Günlerdir yetkililer ünlüler, sanatçılar, sporcular aşı kampanyaları düzenleyip duruyor. Türkiye korona da 4. dalgaya ya girdi, ya da girmek üzere. Ancak hala aşı yaptırmaya direnenler var.  Yani aşı karşıtları. Bununla ilgili de geçtiğimiz günlerde bir yazı yazmış ve bu durumu eleştirmiştim. Geçtiğimiz hafta ise çok ilginç bir aşı karşıtlığı ile yüzleştim. Çünkü benim olayın kahramanları aşı olmaya değil, aşı yapmaya karşı. Evet evet yanlış okumadınız. Onlar aşı olmaya değil, aşı yapmaya karşılar.

Ülkede ilk 65 yaş üstüne aşı vurulduktan sonra, gazetecilere de aşı hakkı tanındı. O zaman biontech aşı ile ilgili dedikodular havada uçuşunca, garanti olsun diye iki doz sinovac aşımızı yaptırdık. Sonradan 3. doz aşı çıkınca da randevumuzu aldık. 51 Nolu Aile Hekim Birimi geçtiğimiz cuma gününe randevu verdi. Ancak ben adresi karıştırıp yanlış sağlık ocağına gidince biraz geciktim. İlk gittiğim sağlık ocağı Boğaçayı diye geçiyor.
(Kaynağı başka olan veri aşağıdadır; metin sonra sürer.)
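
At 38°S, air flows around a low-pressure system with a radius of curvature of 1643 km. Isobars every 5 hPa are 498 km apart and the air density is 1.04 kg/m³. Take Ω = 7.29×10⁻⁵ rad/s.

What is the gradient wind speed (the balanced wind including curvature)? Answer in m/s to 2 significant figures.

Coriolis parameter at 38°S:
f = 2Ω sin φ = 2 × 7.29×10⁻⁵ × sin 38° = 8.98×10⁻⁵ s⁻¹
Pressure gradient: |∂P/∂n| = 500 Pa / 498000 m = 1.00×10⁻³ Pa/m
Geostrophic speed: V_g = |∂P/∂n|/(fρ) = 1.00×10⁻³/(8.98×10⁻⁵ × 1.04) = 10.8 m/s
Around a low, centrifugal force acts outward with Coriolis, so pressure-gradient force balances both:
(1/ρ)|∂P/∂n| = fV + V²/R  →  V² + fR·V − fR·V_g = 0
With fR = 8.98×10⁻⁵ × 1643×10³ m = 147 m/s:
V = [−fR + √((fR)² + 4 fR V_g)]/2 = [−147 + √(147² + 4×147×10.8)]/2 = 10.1 m/s
Subgeostrophic (V < V_g = 10.8 m/s), as expected around a low.

10 m/s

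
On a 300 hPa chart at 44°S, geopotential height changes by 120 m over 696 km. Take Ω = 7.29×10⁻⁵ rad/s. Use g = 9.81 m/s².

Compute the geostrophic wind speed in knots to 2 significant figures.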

Bir kalabalık inanılmaz. Ancak son derece düzenli çocuklu hastaları hiç bekletmiyorlar.   Eldeki kağıtları 6’şarlı olarak alıyorlar. Aşılar çekilince içeriye davet edip hemen aşısını yapıyorlar. Neyse ben bu kez gerçek randevum olan 51 Nolu birime bir gittim ki, meğer burası zaten kendi aile hekimliğimmiş. Zaten gider gitmez eyvah dedim. Buraya 4-5 kez geldim. İki keresinde doktor yoktu, birkaç kez ilaç yazdırdım. Birinde ise doktor “Önce git karaciğerini bir uzmana göster öyle ilaç yazayım” dedi. Benim ilaçlar kalp ilacı olmasına rağmen karaciğerin alakası varsa?
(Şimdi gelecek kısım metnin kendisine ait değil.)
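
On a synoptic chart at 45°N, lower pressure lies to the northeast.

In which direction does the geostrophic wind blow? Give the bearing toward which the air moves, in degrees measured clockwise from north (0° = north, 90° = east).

The pressure-gradient force points toward the northeast (bearing 045°).
Geostrophic balance: in the Northern Hemisphere the Coriolis force deflects motion to the right, so the geostrophic wind blows 90° to the right of the pressure-gradient force (low pressure on the left).
Rotating 045° by 90° clockwise gives 135° — the wind blows toward the southeast.

135°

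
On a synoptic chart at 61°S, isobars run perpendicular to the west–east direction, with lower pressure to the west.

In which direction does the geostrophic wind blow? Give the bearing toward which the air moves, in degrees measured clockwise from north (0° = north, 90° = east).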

Neyse uzatmayayım zaten aile hekimini değiştirecektim ihmal ettim. Gittim diğer sağlık ocağında doldurduğum formu uzattım dışarıda bekle dediler. Bekle bekle gelen giden yok. Tekrar içeriye girip aşı için beklediğimi söyleyince oradaki hemşir daha aşı olacak 6 kişiyi bulamadık. Ancak bu saatten sonra gelen olmaz bence gidin öğleden sonra gelin dedi. Ya sabır çekip gittim. Saat 15.00-15.30 gibi yeniden gittim. Aynı kişi bu kez de “Aşı saati bitti” dedi. İyi de öğleden sonra diye sen dedin diye üsteleyince “Öğleden sonra 2.5’a kadar olur” yanıtını aldım. Anladım ki arkadaşın çalışmaya niyeti olmadığı için saat 14.31’i akşamüstü kabul ediyor. Bana yarın gel deyince, “Yarın açık mısınız cumartesi” dedim. “Yoo açık değiliz” dedi. Adam sabrımı zorluyor. E o zaman niye yarın gel diyorsun diye sorunca, “Unutmuşum” dedi. Anladım ki, bu gençle ortak bir dilde buluşamayacağız.” Peki pazartesi günü ne zaman geleyim diye sorunca “9.30’da gel” dedi. Salaklık bende bu adamın sözüne güvenilir mi? Pazartesi 9.30’da gittim hemşir kardeşimiz bu sefer dedi ki “Randevunuz yok aşı olamazsınız.” Kendimi tanıttım dedim ki, “Kardeşim bak o gün iki kere geldim. Sen bana böyle dedin” diye. Yanıtı yine ilginç “Ben randevu al gel demişimdir.” Bu arada bana aşı yapmayan arkadaş, dışarıdaki 3 kişinin yanına aşı yapabilmek için 3 yancı daha arıyordu. 

Kızıp söylenerek oradan uzaklaştım. İşte bizim aşı karşıtı hemşir arkadaşımızla sınavımız böyle geçti. Hemen kızımı aradım “Kızım bana bir randevu al, ancak ne olur Konyaaltı’nda bile olmasın” dedim. Şimdi de hemen aile hekimimi değiştireceğim. Yukarıda belirttiğim gibi kalp hastasıyım. Kalbim bir daha bu 51 numaralı kabusa dayanmayabilir. Umarım bu işe Antalya İl Sağlık Müdürü Ünal Hülür bir el atar da, kabus sona erer.